Relativism is the idea that there are no absolute truths. What Pope Benedict XVI, in his Cardinal Ratzinger incarnation, stated was that there most certainly are absolute truths. The fact that these absolute truths are revealed to us over time, and not all at once, is not the same thing as these truths never existing. Pope Benedict XVI grew and matured from where he was in his youth.

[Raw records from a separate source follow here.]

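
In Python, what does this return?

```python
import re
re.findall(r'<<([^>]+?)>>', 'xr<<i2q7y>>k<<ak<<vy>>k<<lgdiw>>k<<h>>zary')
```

Matches: at [2:11] match '<<i2q7y>>', group 1 = 'i2q7y'; at [12:22] match '<<ak<<vy>>', group 1 = 'ak<<vy'; at [23:32] match '<<lgdiw>>', group 1 = 'lgdiw'; at [33:38] match '<<h>>', group 1 = 'h'.
With a single group, `findall` returns only what that group captured — 4 items.

['i2q7y', 'ak<<vy', 'lgdiw', 'h']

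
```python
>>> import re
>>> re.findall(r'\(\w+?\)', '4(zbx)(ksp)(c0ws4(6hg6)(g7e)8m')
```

Matches: at [1:6] → '(zbx)'; at [6:11] → '(ksp)'; at [17:23] → '(6hg6)'; at [23:28] → '(g7e)'.
With no groups in the pattern, `findall` gives back each whole match — 4 here.

['(zbx)', '(ksp)', '(6hg6)', '(g7e)']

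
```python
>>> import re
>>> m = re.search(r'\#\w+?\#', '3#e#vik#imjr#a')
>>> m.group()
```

'#e#'

Unlike `match`, `search` isn't anchored — it looks for the pattern anywhere in the string.
The match spans [1:4] → '#e#'.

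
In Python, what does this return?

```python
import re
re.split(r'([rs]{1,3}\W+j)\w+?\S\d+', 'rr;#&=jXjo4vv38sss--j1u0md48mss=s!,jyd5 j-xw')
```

The pattern matches 1 to 3 of one of [rs], then one or more of a non-word character, then a literal 'j' (captured); then one or more of a word character (lazy), then a non-whitespace character, then one or more of a digit.
`re.split` interleaves the captured-group text with the surrounding fragments.

['', 'rr;#&=j', 'vv38', 'sss--j', 'md48mss=', 's!,j', ' j-xw']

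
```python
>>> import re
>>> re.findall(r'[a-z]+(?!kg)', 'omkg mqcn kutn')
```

The negative lookaround is zero-width — it rules out positions where the adjacent text would match, without consuming anything.
No capturing groups, so `findall` returns the 3 full match strings.

['omkg', 'mqcn', 'kutn']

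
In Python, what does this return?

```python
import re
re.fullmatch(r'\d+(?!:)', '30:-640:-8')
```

For `fullmatch`, every character of the input must be accounted for by the pattern.
Here the string isn't matched end-to-end, so the call returns None.

None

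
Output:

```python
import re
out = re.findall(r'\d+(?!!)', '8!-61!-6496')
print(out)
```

A negative assertion filters positions out without eating any characters.
Matches: at [3:4] → '6'; at [7:11] → '6496'.
Since nothing is captured, `findall` lists the 2 matched substrings directly.

['6', '6496']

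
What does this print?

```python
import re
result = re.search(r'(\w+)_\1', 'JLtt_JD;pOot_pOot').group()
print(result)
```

pOot_pOot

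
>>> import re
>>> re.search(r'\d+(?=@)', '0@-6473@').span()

(0, 1)

Because the assertion is zero-width, the text it checks is not consumed and won't appear in the result.
The match spans [0:1] → '0'.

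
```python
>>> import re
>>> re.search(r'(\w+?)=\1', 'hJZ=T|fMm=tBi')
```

None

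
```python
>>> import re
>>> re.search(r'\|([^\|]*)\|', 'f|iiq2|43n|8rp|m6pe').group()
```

'|iiq2|'

The match spans [1:7] → '|iiq2|'.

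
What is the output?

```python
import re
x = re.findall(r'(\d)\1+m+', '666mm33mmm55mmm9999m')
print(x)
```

The backreference `\1` re-matches whatever the first group consumed, character for character.
With a single group, `findall` returns only what that group captured — 4 items.

['6', '3', '5', '9']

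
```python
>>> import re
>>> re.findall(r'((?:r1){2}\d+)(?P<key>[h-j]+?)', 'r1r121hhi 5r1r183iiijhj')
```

2 groups means each result is a tuple of 2 captured strings — 2 here.

[('r1r121', 'h'), ('r1r183', 'i')]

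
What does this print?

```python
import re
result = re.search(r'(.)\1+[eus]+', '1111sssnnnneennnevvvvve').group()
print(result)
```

After group 1 captures some text, `\1` only succeeds where that same text appears again.
`re.search` tries every starting position until one works.
The match spans [0:7] → '1111sss'.
Captured: group 1 = '1'.

1111sss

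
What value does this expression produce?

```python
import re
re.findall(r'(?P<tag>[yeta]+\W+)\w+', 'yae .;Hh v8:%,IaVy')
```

['yae .;']

The pattern matches one or more of one of [yeta], then one or more of a non-word character (captured as 'tag'); then one or more of a word character.
Because there's exactly one group, `findall` drops the full match and keeps group 1 from the one hit.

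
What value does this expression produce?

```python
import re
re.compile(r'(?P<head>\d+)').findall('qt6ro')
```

['6']

Pattern: one or more of a digit (captured as 'head').
Matches: at [2:3] match '6', group 1 = '6'.
Because there's exactly one group, `findall` drops the full match and keeps group 1 from the one hit.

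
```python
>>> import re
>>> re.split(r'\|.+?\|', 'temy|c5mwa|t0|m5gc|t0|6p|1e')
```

A `+?`/`*?`/`{m,n}?` starts at its minimum and grows only as far as needed for what follows to match.
`split` removes every match and returns the 4 fragments in between.

['temy', 't0', 't0', '1e']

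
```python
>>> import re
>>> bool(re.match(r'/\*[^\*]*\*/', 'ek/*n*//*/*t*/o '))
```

`re.match` only tries the pattern at the start of the string.
Here position 0 doesn't satisfy it, so the call returns None, and `bool(None)` is False.

False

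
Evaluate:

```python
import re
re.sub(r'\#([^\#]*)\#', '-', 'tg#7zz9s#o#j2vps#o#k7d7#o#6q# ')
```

'tg-o-o-o- '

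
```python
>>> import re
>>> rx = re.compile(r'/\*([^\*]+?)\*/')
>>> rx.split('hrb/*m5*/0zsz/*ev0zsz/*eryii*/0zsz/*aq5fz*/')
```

Because the pattern has a capturing group, `split` also inserts each captured text between the pieces.

['hrb', 'm5', '0zsz/*ev0zsz', 'eryii', '0zsz', 'aq5fz', '']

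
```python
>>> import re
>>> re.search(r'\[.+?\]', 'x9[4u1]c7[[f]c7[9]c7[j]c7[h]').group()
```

'[4u1]'

`re.search` tries every starting position until one works.
The match spans [2:7] → '[4u1]'.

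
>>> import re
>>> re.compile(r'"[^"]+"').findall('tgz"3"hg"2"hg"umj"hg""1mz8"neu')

['"3"', '"2"', '"umj"', '"1mz8"']

Scanning left to right: at [3:6] → '"3"'; at [8:11] → '"2"'; at [13:18] → '"umj"'; at [21:27] → '"1mz8"'.
Since nothing is captured, `findall` lists the 4 matched substrings directly.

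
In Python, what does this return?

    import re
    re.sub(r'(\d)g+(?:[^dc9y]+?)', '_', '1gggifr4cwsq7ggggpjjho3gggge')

The `?` after the quantifier makes it lazy — it takes as little as possible before letting the rest of the pattern try.
`sub` substitutes '_' at each match site.

'_fr4cwsq_jjho_'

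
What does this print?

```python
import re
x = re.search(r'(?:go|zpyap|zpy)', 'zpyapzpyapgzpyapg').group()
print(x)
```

zpyap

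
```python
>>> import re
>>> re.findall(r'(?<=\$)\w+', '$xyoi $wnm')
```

Lookahead/lookbehind check context without consuming it, so the matched span excludes the asserted characters.
Walking the string: at [1:5] → 'xyoi'; at [7:10] → 'wnm'.
No capturing groups, so `findall` returns the 2 full match strings.

['xyoi', 'wnm']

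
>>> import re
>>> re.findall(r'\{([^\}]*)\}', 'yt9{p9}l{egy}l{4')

Matches: at [3:7] match '{p9}', group 1 = 'p9'; at [8:13] match '{egy}', group 1 = 'egy'.
One capturing group, so `findall` returns just the captured substring from each match — 2 in all.

['p9', 'egy']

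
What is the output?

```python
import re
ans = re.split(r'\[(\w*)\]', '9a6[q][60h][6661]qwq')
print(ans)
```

`re.split` interleaves the captured-group text with the surrounding fragments.

['9a6', 'q', '', '60h', '', '6661', 'qwq']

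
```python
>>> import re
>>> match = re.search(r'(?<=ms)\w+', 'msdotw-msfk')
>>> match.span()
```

(2, 6)

Because the assertion is zero-width, the text it checks is not consumed and won't appear in the result.
The match spans [2:6] → 'dotw'.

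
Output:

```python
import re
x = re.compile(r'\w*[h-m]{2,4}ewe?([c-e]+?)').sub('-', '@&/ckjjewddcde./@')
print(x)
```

@&/-dcde./@

The pattern matches zero or more of a word character; then 2 to 4 of a character in [h-m]; then the literal 'ew', then optionally a literal 'e'; then one or more of a character in [c-e] (lazy) (captured).
With the lazy modifier that quantifier settles for the fewest repetitions that let the rest of the pattern succeed (the atoms after it are unaffected and can still be greedy).
Matches: at [3:10] → 'ckjjewd'.
Every occurrence is swapped for '-'.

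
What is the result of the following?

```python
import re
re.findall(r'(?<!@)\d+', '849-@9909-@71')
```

Because the assertion is negative and zero-width, positions next to the forbidden text are skipped.
Matches: at [0:3] → '849'; at [6:9] → '909'; at [12:13] → '1'.
No capturing groups, so `findall` returns the 3 full match strings.

['849', '909', '1']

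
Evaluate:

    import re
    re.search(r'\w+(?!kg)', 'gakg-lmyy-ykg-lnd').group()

The negative lookahead/lookbehind blocks any match where the forbidden context is present.
Unlike `match`, `search` isn't anchored — it looks for the pattern anywhere in the string.
The match spans [0:4] → 'gakg'.

'gakg'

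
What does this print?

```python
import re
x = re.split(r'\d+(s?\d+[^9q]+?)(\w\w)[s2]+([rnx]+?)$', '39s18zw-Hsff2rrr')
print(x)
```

['', 's18zw-Hs', 'ff', 'rrr', '']

This matches one or more of a digit; then optionally a literal 's', then one or more of a digit, then one or more of any character except [9q] (lazy) (captured); then a word character, then a word character (captured); then one or more of one of [s2]; then one or more of one of [rnx] (lazy) (captured); then anchored at the end.
`re.split` interleaves the captured-group text with the surrounding fragments.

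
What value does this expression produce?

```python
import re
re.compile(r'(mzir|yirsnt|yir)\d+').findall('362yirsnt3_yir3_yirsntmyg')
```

`findall` collects group 1 from each match (2 total).

['yirsnt', 'yir']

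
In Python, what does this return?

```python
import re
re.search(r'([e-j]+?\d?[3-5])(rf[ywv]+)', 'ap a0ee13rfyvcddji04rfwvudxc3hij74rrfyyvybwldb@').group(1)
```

The match spans [5:13] → 'ee13rfyv'.
Captured: group 1 = 'ee13', group 2 = 'rfyv'.

'ee13'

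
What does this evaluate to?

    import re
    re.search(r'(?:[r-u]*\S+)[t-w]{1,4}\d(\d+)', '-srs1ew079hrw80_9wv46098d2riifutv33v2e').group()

'-srs1ew079hrw80_9wv46098d2riifutv33'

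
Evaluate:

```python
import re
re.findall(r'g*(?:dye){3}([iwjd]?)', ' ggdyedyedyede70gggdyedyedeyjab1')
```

This matches zero or more of the literal 'g', then the literal 'dye' repeated 3 times; then optionally one of [iwjd] (captured).
Matches: at [1:13] match 'ggdyedyedyed', group 1 = 'd'.
Because there's exactly one group, `findall` drops the full match and keeps group 1 from the one hit.

['d']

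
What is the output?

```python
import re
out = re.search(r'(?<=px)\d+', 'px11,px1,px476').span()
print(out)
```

(2, 4)

The positive lookaround only admits positions where the adjacent text matches; those characters stay outside the span.
`re.search` scans for the first position where the pattern succeeds.
The match spans [2:4] → '11'.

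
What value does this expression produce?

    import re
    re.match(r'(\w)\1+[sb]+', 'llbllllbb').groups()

The match spans [0:3] → 'llb'.
Captured: group 1 = 'l'.

('l',)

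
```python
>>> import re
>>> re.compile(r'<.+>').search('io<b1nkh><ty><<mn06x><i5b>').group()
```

`search` walks the string left to right and returns the first match it finds.
The match spans [2:26] → '<b1nkh><ty><<mn06x><i5b>'.

'<b1nkh><ty><<mn06x><i5b>'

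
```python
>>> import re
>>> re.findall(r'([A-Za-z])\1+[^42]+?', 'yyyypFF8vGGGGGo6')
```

['y', 'F', 'G']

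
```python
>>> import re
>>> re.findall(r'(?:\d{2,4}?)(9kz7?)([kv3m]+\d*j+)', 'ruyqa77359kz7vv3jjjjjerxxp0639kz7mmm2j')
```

This matches 2 to 4 of a digit (lazy) (non-capturing group); then the literal '9kz', then optionally a literal '7' (captured); then one or more of one of [kv3m], then zero or more of a digit, then one or more of the literal 'j' (captured).
`findall` packs the 2 group values into a tuple for every match.

[('9kz7', 'vv3jjjjj'), ('9kz7', 'mmm2j')]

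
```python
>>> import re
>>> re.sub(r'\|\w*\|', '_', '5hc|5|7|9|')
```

'5hc_7_'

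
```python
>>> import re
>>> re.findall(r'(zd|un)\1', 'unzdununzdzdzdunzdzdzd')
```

['un', 'zd', 'zd']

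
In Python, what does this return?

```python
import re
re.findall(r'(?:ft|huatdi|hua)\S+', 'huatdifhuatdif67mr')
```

['huatdifhuatdif67mr']

Walking the string: at [0:18] → 'huatdifhuatdif67mr'.
No capturing groups, so `findall` returns the 1 full match string.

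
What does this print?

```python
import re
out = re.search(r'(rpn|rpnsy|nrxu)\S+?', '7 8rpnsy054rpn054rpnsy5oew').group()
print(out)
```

`|` is ordered: at each position the engine commits to the first alternative that works.
Unlike `match`, `search` isn't anchored — it looks for the pattern anywhere in the string.
The match spans [3:7] → 'rpns'.
Captured: group 1 = 'rpn'.

rpns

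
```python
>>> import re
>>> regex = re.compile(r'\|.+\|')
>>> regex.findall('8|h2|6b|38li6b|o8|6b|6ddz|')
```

['|h2|6b|38li6b|o8|6b|6ddz|']

`findall` yields the raw match text (1 of them) because the pattern has no groups.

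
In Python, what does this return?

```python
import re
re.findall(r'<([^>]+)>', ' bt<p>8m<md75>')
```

Walking the string: at [3:6] match '<p>', group 1 = 'p'; at [8:14] match '<md75>', group 1 = 'md75'.
Because there's exactly one group, `findall` drops the full match and keeps group 1 from each hit.

['p', 'md75']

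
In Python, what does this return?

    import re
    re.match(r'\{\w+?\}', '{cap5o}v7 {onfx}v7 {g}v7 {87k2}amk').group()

`re.match` only tries the pattern at the start of the string.
The match spans [0:7] → '{cap5o}'.

'{cap5o}'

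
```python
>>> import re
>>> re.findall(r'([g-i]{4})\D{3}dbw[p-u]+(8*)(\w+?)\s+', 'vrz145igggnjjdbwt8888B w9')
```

The pattern matches exactly 4 of a character in [g-i] (captured); then exactly 3 of a non-digit; then the literal 'dbw', then one or more of a character in [p-u]; then zero or more of a literal '8' (captured); then one or more of a word character (lazy) (captured); then one or more of whitespace.
Scanning left to right: at [6:23] match 'igggnjjdbwt8888B ', groups = ('iggg', '8888', 'B').
`findall` packs the 3 group values into a tuple for every match.

[('iggg', '8888', 'B')]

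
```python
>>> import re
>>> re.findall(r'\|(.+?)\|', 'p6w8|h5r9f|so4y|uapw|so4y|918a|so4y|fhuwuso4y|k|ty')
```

['h5r9f', 'uapw', '918a', 'fhuwuso4y']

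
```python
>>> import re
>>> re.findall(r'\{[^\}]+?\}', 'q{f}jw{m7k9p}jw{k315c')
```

['{f}', '{m7k9p}']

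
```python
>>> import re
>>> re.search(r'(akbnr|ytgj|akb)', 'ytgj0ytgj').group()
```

'ytgj'

`re.search` scans for the first position where the pattern succeeds.
The match spans [0:4] → 'ytgj'.
Captured: group 1 = 'ytgj'.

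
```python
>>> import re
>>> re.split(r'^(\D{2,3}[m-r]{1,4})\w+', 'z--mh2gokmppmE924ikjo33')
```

['', 'z--m', '']

Pattern: anchored at the start of the string; then 2 to 3 of a non-digit, then 1 to 4 of a character in [m-r] (captured); then one or more of a word character.
Matches to split on: at [0:23] → 'z--mh2gokmppmE924ikjo33'.
Because the pattern has a capturing group, `split` also inserts each captured text between the pieces.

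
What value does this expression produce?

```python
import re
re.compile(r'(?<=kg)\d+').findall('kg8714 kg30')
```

Because the assertion is zero-width, the text it checks is not consumed and won't appear in the result.
Matches: at [2:6] → '8714'; at [9:11] → '30'.
Since nothing is captured, `findall` lists the 2 matched substrings directly.

['8714', '30']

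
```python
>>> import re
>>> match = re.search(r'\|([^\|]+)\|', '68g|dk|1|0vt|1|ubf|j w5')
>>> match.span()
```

(3, 7)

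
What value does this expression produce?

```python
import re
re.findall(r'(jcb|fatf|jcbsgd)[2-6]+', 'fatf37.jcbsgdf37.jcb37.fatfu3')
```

Walking the string: at [0:5] match 'fatf3', group 1 = 'fatf'; at [17:21] match 'jcb3', group 1 = 'jcb'.
With a single group, `findall` returns only what that group captured — 2 items.

['fatf', 'jcb']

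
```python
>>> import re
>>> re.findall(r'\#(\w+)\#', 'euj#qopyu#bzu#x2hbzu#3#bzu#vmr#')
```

['qopyu', 'x2hbzu', 'bzu']

Walking the string: at [3:10] match '#qopyu#', group 1 = 'qopyu'; at [13:21] match '#x2hbzu#', group 1 = 'x2hbzu'; at [22:27] match '#bzu#', group 1 = 'bzu'.
With a single group, `findall` returns only what that group captured — 3 items.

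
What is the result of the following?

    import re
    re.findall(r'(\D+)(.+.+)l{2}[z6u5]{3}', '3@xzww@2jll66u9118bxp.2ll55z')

Pattern: one or more of a non-digit (captured); then one or more of any character, then one or more of any character (captured); then exactly 2 of the literal 'l', then exactly 3 of one of [z6u5].
Matches: at [1:28] match '@xzww@2jll66u9118bxp.2ll55z', groups = ('@xzww@', '2jll66u9118bxp.2').
2 groups means the one result is a tuple of 2 captured strings — 1 here.

[('@xzww@', '2jll66u9118bxp.2')]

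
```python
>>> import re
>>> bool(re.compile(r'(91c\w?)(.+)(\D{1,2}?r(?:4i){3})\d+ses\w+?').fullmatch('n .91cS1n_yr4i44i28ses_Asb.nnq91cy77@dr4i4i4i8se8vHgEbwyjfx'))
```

False

`fullmatch` succeeds only if the pattern covers the string from start to end.
Here there's no way to consume every character, so the call returns None, and `bool(None)` is False.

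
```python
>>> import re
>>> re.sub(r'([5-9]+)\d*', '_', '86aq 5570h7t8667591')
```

Each match is replaced by '_'.

'_aq _h_t_'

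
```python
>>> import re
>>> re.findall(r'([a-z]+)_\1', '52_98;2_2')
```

[]

After group 1 captures some text, `\1` only succeeds where that same text appears again.
`findall` collects group 1 from each match (0 total).
Nothing in the string satisfies the pattern, so the list is empty.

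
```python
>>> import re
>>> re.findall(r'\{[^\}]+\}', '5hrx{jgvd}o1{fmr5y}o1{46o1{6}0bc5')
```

Matches: at [4:10] → '{jgvd}'; at [12:19] → '{fmr5y}'; at [21:29] → '{46o1{6}'.
No capturing groups, so `findall` returns the 3 full match strings.

['{jgvd}', '{fmr5y}', '{46o1{6}']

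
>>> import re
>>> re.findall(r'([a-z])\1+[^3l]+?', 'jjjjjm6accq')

`\1` has to match the exact text group 1 already captured.
Matches: at [0:6] match 'jjjjjm', group 1 = 'j'; at [8:11] match 'ccq', group 1 = 'c'.
Because there's exactly one group, `findall` drops the full match and keeps group 1 from each hit.

['j', 'c']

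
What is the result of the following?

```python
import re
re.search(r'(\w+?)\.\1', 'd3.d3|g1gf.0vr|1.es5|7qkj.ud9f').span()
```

(0, 5)

`\1` has to match the exact text group 1 already captured.
The match spans [0:5] → 'd3.d3'.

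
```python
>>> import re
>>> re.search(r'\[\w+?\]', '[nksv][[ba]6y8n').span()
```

(0, 6)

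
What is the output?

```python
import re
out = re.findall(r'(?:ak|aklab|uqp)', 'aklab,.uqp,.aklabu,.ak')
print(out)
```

['ak', 'uqp', 'ak', 'ak']

Alternation isn't longest-match — the leftmost alternative that fits at this position is chosen.
Matches: at [0:2] → 'ak'; at [7:10] → 'uqp'; at [12:14] → 'ak'; at [20:22] → 'ak'.
No capturing groups, so `findall` returns the 4 full match strings.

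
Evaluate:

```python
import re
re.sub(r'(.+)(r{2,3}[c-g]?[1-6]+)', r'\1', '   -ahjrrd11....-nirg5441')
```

'   -ahj....-nirg5441'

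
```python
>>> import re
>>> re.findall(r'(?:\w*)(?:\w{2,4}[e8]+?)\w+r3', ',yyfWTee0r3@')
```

Pattern: zero or more of a word character (non-capturing group); then 2 to 4 of a word character, then one or more of one of [e8] (lazy) (non-capturing group); then one or more of a word character, then the literal 'r3'.
`findall` yields the raw match text (1 of them) because the pattern has no groups.

['yyfWTee0r3']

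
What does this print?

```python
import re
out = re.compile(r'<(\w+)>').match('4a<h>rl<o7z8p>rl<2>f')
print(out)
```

None

`match` is anchored at position 0; if the pattern doesn't fit there, it returns None.
Here the string doesn't start with a match, so the call returns None.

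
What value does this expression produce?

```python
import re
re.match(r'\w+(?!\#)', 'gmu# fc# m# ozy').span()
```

The negative lookahead/lookbehind blocks any match where the forbidden context is present.
`re.match` won't scan ahead — the pattern has to work from the very first character.
The match spans [0:2] → 'gm'.

(0, 2)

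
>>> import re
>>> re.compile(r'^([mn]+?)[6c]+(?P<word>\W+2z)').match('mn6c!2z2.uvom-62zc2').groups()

('mn', '!2z')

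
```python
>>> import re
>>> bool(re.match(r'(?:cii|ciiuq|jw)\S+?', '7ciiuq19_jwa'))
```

False

`re.match` won't scan ahead — the pattern has to work from the very first character.
Here the string doesn't start with a match, so the call returns None, and `bool(None)` is False.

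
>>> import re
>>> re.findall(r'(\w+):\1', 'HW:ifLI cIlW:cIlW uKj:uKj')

A backreference is literal: `\1` must see the identical characters the first group matched.
`findall` collects group 1 from each match (2 total).

['cIlW', 'uKj']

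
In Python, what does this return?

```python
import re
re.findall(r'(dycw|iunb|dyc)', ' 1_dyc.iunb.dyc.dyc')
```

['dyc', 'iunb', 'dyc', 'dyc']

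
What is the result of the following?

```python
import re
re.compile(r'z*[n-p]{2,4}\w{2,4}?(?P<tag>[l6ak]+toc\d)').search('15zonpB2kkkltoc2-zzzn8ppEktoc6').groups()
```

('kkkltoc2',)

The match spans [2:16] → 'zonpB2kkkltoc2'.
Captured: group 1 = 'kkkltoc2'.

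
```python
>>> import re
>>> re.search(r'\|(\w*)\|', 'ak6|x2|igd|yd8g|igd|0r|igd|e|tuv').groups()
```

('x2',)

Unlike `match`, `search` isn't anchored — it looks for the pattern anywhere in the string.
The match spans [3:7] → '|x2|'.
Captured: group 1 = 'x2'.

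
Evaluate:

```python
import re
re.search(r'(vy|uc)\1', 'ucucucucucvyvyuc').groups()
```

('uc',)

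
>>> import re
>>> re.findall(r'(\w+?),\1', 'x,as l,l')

`\1` has to match the exact text group 1 already captured.
Because there's exactly one group, `findall` drops the full match and keeps group 1 from the one hit.

['l']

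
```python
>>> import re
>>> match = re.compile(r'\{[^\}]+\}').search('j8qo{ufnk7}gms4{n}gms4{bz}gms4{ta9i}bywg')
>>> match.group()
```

'{ufnk7}'

`search` walks the string left to right and returns the first match it finds.
The match spans [4:11] → '{ufnk7}'.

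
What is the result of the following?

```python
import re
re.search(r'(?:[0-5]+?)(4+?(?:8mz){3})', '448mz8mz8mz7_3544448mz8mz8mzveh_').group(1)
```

'48mz8mz8mz'

The match spans [0:11] → '448mz8mz8mz'.
Captured: group 1 = '48mz8mz8mz'.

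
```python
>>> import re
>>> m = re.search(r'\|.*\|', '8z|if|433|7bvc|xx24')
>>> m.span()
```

`search` walks the string left to right and returns the first match it finds.
The match spans [2:15] → '|if|433|7bvc|'.

(2, 15)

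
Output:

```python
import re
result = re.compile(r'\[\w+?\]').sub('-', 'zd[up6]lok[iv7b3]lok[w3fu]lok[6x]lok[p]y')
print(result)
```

Every occurrence is swapped for '-'.

zd-lok-lok-lok-lok-y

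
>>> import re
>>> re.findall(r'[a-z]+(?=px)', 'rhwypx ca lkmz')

['rhwy']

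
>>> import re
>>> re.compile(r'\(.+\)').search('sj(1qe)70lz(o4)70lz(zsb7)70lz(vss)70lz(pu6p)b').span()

`re.search` scans for the first position where the pattern succeeds.
The match spans [2:44] → '(1qe)70lz(o4)70lz(zsb7)70lz(vss)70lz(pu6p)'.

(2, 44)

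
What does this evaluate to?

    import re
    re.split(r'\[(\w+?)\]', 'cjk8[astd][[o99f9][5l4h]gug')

['cjk8', 'astd', '[', 'o99f9', '', '5l4h', 'gug']

Matches to split on: at [4:10] → '[astd]'; at [11:18] → '[o99f9]'; at [18:24] → '[5l4h]'.
The group in the pattern means `split` returns the separators' captures alongside the pieces.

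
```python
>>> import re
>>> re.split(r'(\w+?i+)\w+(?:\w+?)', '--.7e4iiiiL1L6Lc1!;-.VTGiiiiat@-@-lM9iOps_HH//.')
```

This matches one or more of a word character (lazy), then one or more of the literal 'i' (captured); then one or more of a word character; then one or more of a word character (lazy) (non-capturing group).
Matches to split on: at [3:17] → '7e4iiiiL1L6Lc1'; at [21:30] → 'VTGiiiiat'; at [34:44] → 'lM9iOps_HH'.
The group in the pattern means `split` returns the separators' captures alongside the pieces.

['--.', '7e4iiii', '!;-.', 'VTGiiii', '@-@-', 'lM9i', '//.']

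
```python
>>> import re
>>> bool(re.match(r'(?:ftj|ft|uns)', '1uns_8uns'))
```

False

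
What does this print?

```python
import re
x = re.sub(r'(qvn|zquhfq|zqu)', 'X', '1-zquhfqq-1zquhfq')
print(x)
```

1-Xq-1X

The regex engine tests alternatives in the order written; an earlier branch that matches wins even if a later one would match more.
`sub` substitutes 'X' at each match site.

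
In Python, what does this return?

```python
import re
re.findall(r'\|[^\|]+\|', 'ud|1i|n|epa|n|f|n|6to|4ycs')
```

['|1i|', '|epa|', '|f|', '|6to|']

Scanning left to right: at [2:6] → '|1i|'; at [7:12] → '|epa|'; at [13:16] → '|f|'; at [17:22] → '|6to|'.
`findall` yields the raw match text (4 of them) because the pattern has no groups.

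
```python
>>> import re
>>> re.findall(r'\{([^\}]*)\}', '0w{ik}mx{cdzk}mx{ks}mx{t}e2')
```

['ik', 'cdzk', 'ks', 't']

Because there's exactly one group, `findall` drops the full match and keeps group 1 from each hit.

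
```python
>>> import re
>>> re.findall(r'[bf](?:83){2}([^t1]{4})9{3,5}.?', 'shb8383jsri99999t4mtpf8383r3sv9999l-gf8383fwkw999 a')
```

['jsri', 'r3sv', 'fwkw']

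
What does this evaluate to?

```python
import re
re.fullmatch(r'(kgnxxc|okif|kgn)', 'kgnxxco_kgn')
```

None

`re.fullmatch` is like wrapping the pattern in `^…$` (in single-line mode).
Here there's no way to consume every character, so the call returns None.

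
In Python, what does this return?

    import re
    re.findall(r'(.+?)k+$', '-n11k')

['-n11']

Pattern: one or more of any character (lazy) (captured); then one or more of a literal 'k'; then anchored at the end.
`findall` collects group 1 from the one match (1 total).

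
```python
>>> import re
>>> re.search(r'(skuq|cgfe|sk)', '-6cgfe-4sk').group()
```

The match spans [2:6] → 'cgfe'.

'cgfe'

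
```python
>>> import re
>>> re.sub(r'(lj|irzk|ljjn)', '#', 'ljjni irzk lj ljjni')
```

'#jni # # #jni'

Branches in `(...|...)` are attempted left-to-right; the first branch that allows the whole pattern to succeed is taken.
Matches: at [0:2] → 'lj'; at [6:10] → 'irzk'; at [11:13] → 'lj'; at [14:16] → 'lj'.
Each match is replaced by '#'.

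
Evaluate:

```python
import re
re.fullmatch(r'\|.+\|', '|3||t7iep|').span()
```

`fullmatch` succeeds only if the pattern covers the string from start to end.
The match spans [0:10] → '|3||t7iep|'.

(0, 10)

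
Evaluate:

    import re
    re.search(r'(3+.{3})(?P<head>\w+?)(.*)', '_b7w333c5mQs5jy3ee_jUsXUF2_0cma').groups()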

I voted for John Anderson in 1980 and was convinced that Ronald Reagan was going to get us killed in nuclear war. I never stepped foot in a church during the 1980s except to go to weddings. That's not who I am now. Does that mean it's all relative? That the way I was in 1980 is just as appropriate as a way to live my life as the one I'm leading now? I hope not. With each day, I like to think that I'm learning more about the person I should be. I want the grace to understand the absolute truths. I know they're out there. I hope I'm following them (best I can). And if I find I've veered off on to the wrong path, and make a mid-course correction, that doesn't mean all roads lead to God. It just means that I'm seeing more clearly than I was the day before.

That's not relativism. It's education.